“My name is Karel Ohana. I am French but grew up in London, where I went to North London Collegiate School. I am currently interning at the Moshe Dayan Centre for Middle Eastern and African Studies, where I am learning about Israel’s relations with the Middle East. To me, women’s day means recognising, and testifying to, the achievements that women have made in terms of political, economic, and social progress. Looking to Jewish female role models makes me feel empowered in who I am and hopeful for our future as a people. Indeed, International Women’s Day is not only a celebration of women but of society at large. The opportunities afforded to women in any society are indicative of the strength of its democracy; and the development of its economy.

After my gap year, I plan to return to London to study Philosophy and Economics at the London School of Economics and Political Science.

My name is Dina Kornbluth, I am from Denver, Colorado and I graduated from Denver Jewish Day School last spring! I believe that women’s day is a way of celebrating the fact that women are able to achieve anything in today’s society that a man could achieve. This semester I took the Mada course and I am currently volunteering as a first responder on the ambulances across Jerusalem. Participating in Mada, as part of the overseas volunteering program, made it apparent to me that everyone in our course had the same opportunities and the same potential as everyone else. I specifically feel empowered while I am in the ambulance because I get to help people, whether emotionally or physically each day. This job makes me feel like I am having an impact on Israeli society, and showing society that women can work alongside men in any profession. Next year I will be attending Washington University in St. Louis to study chemistry on a pre-med track, with the hopes of pursuing a future in medicine.

My name is Lily Sidman. I am from Boston, Massachusetts and I went to Beaver Country Day School.

“To me, national women’s day is a day to celebrate activists on a global level while also focusing on how much progress needs to be done. I think of all the amazing women who have inspired me to fight for my place in the workforce and also the 181 million girls and young women that are not in education, employment, or training. I think of my grandmother, Gloria, who was repeatedly mistaken as a secretary instead of the position in power she worked so hard for. I hope that our society no longer needs a day to celebrate women and that every day will become national women’s day.

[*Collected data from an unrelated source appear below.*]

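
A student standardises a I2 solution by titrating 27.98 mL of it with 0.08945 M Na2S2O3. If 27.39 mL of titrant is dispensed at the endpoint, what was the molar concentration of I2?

n(Na2S2O3) = 0.08945 x 0.02739 = 0.002450 mol.
From the balanced equation, 2 mol Na2S2O3 reacts with 1 mol I2, so n(I2) = 0.002450 x 1/2 = 0.001225 mol.
[I2] = 0.001225 / 0.02798 L = 0.0438 M.

0.0438 M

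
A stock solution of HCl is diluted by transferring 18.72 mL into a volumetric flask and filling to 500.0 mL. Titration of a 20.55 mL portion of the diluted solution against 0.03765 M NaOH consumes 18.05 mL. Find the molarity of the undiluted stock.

n(NaOH) = 0.03765 x 0.01805 = 0.0006796 mol.
n(HCl) in the aliquot = 0.0006796 mol.
[diluted HCl] = 0.0006796 / 0.02055 = 0.03307 M.
Dilution factor = 500.0/18.72 = 26.71, so [stock] = 0.03307 x 26.71 = 0.883 M.

0.883 M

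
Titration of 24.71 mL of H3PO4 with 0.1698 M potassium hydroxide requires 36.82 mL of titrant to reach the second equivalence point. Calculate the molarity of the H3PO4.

0.127 M

n(KOH) = 0.1698 x 0.03682 = 0.006252 mol.
At the second equivalence point, 2 mol OH^- react per mol H3PO4, so n(H3PO4) = 0.006252 / 2 = 0.003126 mol.
[H3PO4] = 0.003126 / 0.02471 L = 0.127 M.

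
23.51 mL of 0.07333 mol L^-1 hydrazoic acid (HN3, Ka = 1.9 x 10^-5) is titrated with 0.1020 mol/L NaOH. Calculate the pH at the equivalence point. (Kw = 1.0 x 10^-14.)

8.68

n(HN3) = 0.07333 x 0.02351 = 0.001724 mol; V(NaOH) at equivalence = 0.001724/0.1020 = 0.01690 L.
At equivalence all the acid is converted to N3-; total volume = 0.02351 + 0.01690 = 0.04041 L, so [N3-] = 0.001724/0.04041 = 0.04266 M.
Kb = Kw/Ka = 1.0e-14 / 1.9 x 10^-5 = 5.26e-10.
[OH^-] = sqrt(Kb x [N3-]) = sqrt(5.26e-10 x 0.04266) = 4.74e-6 M.
pOH = 5.32, so pH = 14.00 - 5.32 = 8.68.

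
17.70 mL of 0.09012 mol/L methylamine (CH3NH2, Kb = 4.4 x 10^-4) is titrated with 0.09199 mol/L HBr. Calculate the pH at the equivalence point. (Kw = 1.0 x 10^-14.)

5.99

n(CH3NH2) = 0.09012 x 0.01770 = 0.001595 mol; V(HBr) at equivalence = 0.001595/0.09199 = 0.01734 L.
At equivalence the base is fully converted to CH3NH3+; total volume = 0.03504 L, so [CH3NH3+] = 0.001595/0.03504 = 0.04552 M.
Ka(CH3NH3+) = Kw/Kb = 1.0e-14 / 4.4 x 10^-4 = 2.27e-11.
[H^+] = sqrt(Ka x [CH3NH3+]) = sqrt(2.27e-11 x 0.04552) = 1.02e-6 M.
pH = -log(1.02e-6) = 5.99.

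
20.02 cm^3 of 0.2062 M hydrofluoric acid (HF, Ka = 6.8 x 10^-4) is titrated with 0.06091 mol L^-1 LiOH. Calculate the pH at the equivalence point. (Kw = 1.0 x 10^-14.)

7.92

n(HF) = 0.2062 x 0.02002 = 0.004128 mol; V(LiOH) at equivalence = 0.004128/0.06091 = 0.06777 L.
At equivalence all the acid is converted to F-; total volume = 0.02002 + 0.06777 = 0.08779 L, so [F-] = 0.004128/0.08779 = 0.04702 M.
Kb = Kw/Ka = 1.0e-14 / 6.8 x 10^-4 = 1.47e-11.
[OH^-] = sqrt(Kb x [F-]) = sqrt(1.47e-11 x 0.04702) = 8.32e-7 M.
pOH = 6.08, so pH = 14.00 - 6.08 = 7.92.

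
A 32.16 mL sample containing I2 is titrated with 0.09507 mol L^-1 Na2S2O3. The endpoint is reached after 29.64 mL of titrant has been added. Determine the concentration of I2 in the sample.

0.0438 M

n(Na2S2O3) = 0.09507 x 0.02964 = 0.002818 mol.
From the balanced equation, 2 mol Na2S2O3 reacts with 1 mol I2, so n(I2) = 0.002818 x 1/2 = 0.001409 mol.
[I2] = 0.001409 / 0.03216 L = 0.0438 M.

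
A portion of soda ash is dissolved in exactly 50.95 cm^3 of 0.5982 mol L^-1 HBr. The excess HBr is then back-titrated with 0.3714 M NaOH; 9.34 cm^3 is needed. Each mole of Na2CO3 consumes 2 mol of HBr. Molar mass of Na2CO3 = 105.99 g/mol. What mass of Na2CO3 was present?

Total n(HBr) added = 0.5982 x 0.05095 = 0.03048 mol.
n(NaOH) used = 0.3714 x 0.009340 = 0.003469 mol, which equals the excess n(HBr).
So n(HBr) consumed by the sample = 0.03048 - 0.003469 = 0.02701 mol.
n(Na2CO3) = 0.02701 / 2 = 0.01350 mol.
mass = 0.01350 mol x 105.99 g/mol = 1.43 g.

1.43 g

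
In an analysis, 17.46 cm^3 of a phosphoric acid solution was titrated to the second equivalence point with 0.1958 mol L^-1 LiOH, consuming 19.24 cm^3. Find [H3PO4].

0.108 M

n(LiOH) = 0.1958 x 0.01924 = 0.003767 mol.
At the second equivalence point, 2 mol OH^- react per mol H3PO4, so n(H3PO4) = 0.003767 / 2 = 0.001884 mol.
[H3PO4] = 0.001884 / 0.01746 L = 0.108 M.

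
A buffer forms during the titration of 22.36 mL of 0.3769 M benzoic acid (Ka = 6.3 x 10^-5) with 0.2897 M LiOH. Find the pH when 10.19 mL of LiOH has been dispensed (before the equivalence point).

3.93

Initial n(C6H5COOH) = 0.3769 x 0.02236 = 0.008427 mol.
n(LiOH) added = 0.2897 x 0.01019 = 0.002952 mol, converting that many moles of C6H5COOH to C6H5COO-.
Remaining n(C6H5COOH) = 0.005475 mol; n(C6H5COO-) = 0.002952 mol.
By Henderson-Hasselbalch, pH = pKa + log([A^-]/[HA]) = 4.20 + log(0.002952/0.005475) = 4.20 + (-0.27) = 3.93.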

After my gap year, I will be studying sociology and biology at the University of Michigan.”

“I’m Hillary Altes and I’m from San Diego, CA. I went to the Francis Parker School. To me, Women’s Day means uplifting other women and celebrating their accomplishments. I can relate to that concept because I’ve been interning for a determined, hardworking female boss for the past two semesters at MBZ Marketing. Along with her, both of my Madrichot have been incredible female role models throughout my time on Aardvark.

After the gap year, I’ll be studying Theatre and Economics at Northwestern University!”